Comment 13 Ronen Hod 2012-07-17 09:19:33 UTC
Might be the same issue as Bug 820112

Comment 14 Ronen Hod 2012-07-17 09:21:02 UTC
This is a tough bug that requires a lot of time and patience.
The price-performance of working on it currently is not good, with all the Win8/HCK issues.
Deferring to 6.5.

Comment 20 Ronen Hod 2014-08-06 08:58:19 UTC
QE,
There were so many changes since RHEL6.4. Please recheck.

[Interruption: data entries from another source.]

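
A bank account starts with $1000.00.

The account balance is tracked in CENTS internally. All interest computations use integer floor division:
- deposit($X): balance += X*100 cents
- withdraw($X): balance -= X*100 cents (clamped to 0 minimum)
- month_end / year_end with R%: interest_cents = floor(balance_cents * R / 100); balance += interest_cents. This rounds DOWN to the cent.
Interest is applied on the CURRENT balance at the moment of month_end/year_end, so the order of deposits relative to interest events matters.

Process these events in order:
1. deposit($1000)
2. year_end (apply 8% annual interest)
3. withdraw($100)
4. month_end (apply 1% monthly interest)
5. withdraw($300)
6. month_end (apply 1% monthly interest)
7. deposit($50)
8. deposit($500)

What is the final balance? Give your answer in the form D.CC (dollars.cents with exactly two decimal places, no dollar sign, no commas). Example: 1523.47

After 1 (deposit($1000)): balance=$2000.00 total_interest=$0.00
After 2 (year_end (apply 8% annual interest)): balance=$2160.00 total_interest=$160.00
After 3 (withdraw($100)): balance=$2060.00 total_interest=$160.00
After 4 (month_end (apply 1% monthly interest)): balance=$2080.60 total_interest=$180.60
After 5 (withdraw($300)): balance=$1780.60 total_interest=$180.60
After 6 (month_end (apply 1% monthly interest)): balance=$1798.40 total_interest=$198.40
After 7 (deposit($50)): balance=$1848.40 total_interest=$198.40
After 8 (deposit($500)): balance=$2348.40 total_interest=$198.40

Answer: 2348.40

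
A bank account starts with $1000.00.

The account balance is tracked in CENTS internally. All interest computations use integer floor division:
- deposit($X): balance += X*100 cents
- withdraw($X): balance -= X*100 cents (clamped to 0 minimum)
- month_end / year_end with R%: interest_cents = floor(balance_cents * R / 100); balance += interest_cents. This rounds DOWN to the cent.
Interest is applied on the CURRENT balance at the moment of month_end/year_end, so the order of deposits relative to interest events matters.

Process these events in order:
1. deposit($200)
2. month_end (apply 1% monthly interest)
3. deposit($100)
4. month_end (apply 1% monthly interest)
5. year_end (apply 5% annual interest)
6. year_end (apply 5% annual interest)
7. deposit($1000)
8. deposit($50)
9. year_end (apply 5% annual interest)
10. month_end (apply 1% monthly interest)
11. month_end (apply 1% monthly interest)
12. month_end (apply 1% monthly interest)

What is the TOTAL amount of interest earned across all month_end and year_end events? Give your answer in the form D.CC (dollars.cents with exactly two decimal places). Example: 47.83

Answer: 366.34

Derivation:
After 1 (deposit($200)): balance=$1200.00 total_interest=$0.00
After 2 (month_end (apply 1% monthly interest)): balance=$1212.00 total_interest=$12.00
After 3 (deposit($100)): balance=$1312.00 total_interest=$12.00
After 4 (month_end (apply 1% monthly interest)): balance=$1325.12 total_interest=$25.12
After 5 (year_end (apply 5% annual interest)): balance=$1391.37 total_interest=$91.37
After 6 (year_end (apply 5% annual interest)): balance=$1460.93 total_interest=$160.93
After 7 (deposit($1000)): balance=$2460.93 total_interest=$160.93
After 8 (deposit($50)): balance=$2510.93 total_interest=$160.93
After 9 (year_end (apply 5% annual interest)): balance=$2636.47 total_interest=$286.47
After 10 (month_end (apply 1% monthly interest)): balance=$2662.83 total_interest=$312.83
After 11 (month_end (apply 1% monthly interest)): balance=$2689.45 total_interest=$339.45
After 12 (month_end (apply 1% monthly interest)): balance=$2716.34 total_interest=$366.34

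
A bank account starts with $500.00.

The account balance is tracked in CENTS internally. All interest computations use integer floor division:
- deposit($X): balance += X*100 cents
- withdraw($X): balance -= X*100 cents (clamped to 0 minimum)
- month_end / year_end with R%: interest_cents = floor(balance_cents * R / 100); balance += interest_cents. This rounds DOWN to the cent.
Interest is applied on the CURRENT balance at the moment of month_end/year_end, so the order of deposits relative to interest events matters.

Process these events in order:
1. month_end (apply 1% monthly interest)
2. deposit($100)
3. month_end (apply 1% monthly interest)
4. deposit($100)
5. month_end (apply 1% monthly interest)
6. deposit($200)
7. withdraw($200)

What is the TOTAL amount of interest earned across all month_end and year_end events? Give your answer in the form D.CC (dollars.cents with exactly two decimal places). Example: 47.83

After 1 (month_end (apply 1% monthly interest)): balance=$505.00 total_interest=$5.00
After 2 (deposit($100)): balance=$605.00 total_interest=$5.00
After 3 (month_end (apply 1% monthly interest)): balance=$611.05 total_interest=$11.05
After 4 (deposit($100)): balance=$711.05 total_interest=$11.05
After 5 (month_end (apply 1% monthly interest)): balance=$718.16 total_interest=$18.16
After 6 (deposit($200)): balance=$918.16 total_interest=$18.16
After 7 (withdraw($200)): balance=$718.16 total_interest=$18.16

Answer: 18.16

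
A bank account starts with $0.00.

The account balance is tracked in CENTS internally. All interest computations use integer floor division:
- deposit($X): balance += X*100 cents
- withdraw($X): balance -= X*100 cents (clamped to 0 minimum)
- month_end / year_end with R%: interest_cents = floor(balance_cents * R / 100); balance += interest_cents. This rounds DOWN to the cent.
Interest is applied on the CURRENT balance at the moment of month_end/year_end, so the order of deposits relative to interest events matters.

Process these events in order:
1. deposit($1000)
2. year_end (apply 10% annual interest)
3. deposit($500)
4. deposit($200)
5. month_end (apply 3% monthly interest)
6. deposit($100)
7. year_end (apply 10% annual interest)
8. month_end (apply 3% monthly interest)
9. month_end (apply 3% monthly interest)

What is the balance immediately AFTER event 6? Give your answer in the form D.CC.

After 1 (deposit($1000)): balance=$1000.00 total_interest=$0.00
After 2 (year_end (apply 10% annual interest)): balance=$1100.00 total_interest=$100.00
After 3 (deposit($500)): balance=$1600.00 total_interest=$100.00
After 4 (deposit($200)): balance=$1800.00 total_interest=$100.00
After 5 (month_end (apply 3% monthly interest)): balance=$1854.00 total_interest=$154.00
After 6 (deposit($100)): balance=$1954.00 total_interest=$154.00

Answer: 1954.00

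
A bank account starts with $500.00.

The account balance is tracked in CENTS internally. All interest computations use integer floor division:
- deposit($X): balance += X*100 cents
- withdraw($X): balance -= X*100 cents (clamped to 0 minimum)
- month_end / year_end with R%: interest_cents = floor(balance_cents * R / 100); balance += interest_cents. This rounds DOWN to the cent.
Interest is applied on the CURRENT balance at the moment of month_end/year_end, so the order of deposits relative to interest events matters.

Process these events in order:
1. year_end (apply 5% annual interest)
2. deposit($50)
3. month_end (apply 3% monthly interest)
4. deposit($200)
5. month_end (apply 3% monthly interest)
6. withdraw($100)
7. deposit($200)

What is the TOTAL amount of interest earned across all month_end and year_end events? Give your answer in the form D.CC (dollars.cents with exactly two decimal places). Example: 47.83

Answer: 66.01

Derivation:
After 1 (year_end (apply 5% annual interest)): balance=$525.00 total_interest=$25.00
After 2 (deposit($50)): balance=$575.00 total_interest=$25.00
After 3 (month_end (apply 3% monthly interest)): balance=$592.25 total_interest=$42.25
After 4 (deposit($200)): balance=$792.25 total_interest=$42.25
After 5 (month_end (apply 3% monthly interest)): balance=$816.01 total_interest=$66.01
After 6 (withdraw($100)): balance=$716.01 total_interest=$66.01
After 7 (deposit($200)): balance=$916.01 total_interest=$66.01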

Comment 21 juzhang 2014-08-11 08:53:29 UTC
(In reply to Ronen Hod from comment #20)
> QE,
> There were so many changes since RHEL6.4. Please recheck.

Hi Xiangchun,

Can you handle this?

Best Regards,
Junyi

Comment 22 FuXiangChun 2014-08-11 09:03:43 UTC
(In reply to juzhang from comment #21)
> (In reply to Ronen Hod from comment #20)
> > QE,
> > There were so many changes since RHEL6.4. Please recheck.
> 
> Hi Xiangchun,
> 
> Can you handle this?
> 
> Best Regards,
> Junyi

Junyi,
I will find a machine to re-test it.

Comment 23 FuXiangChun 2014-08-12 10:38:40 UTC
As QE didn't find big memory machine.  so Re-test it with -m 12G -smp 64.

According to comment 0.

result:
S4 pass, resume pass.


QE will continue to it when finding big memory machine.  and update test result it asap.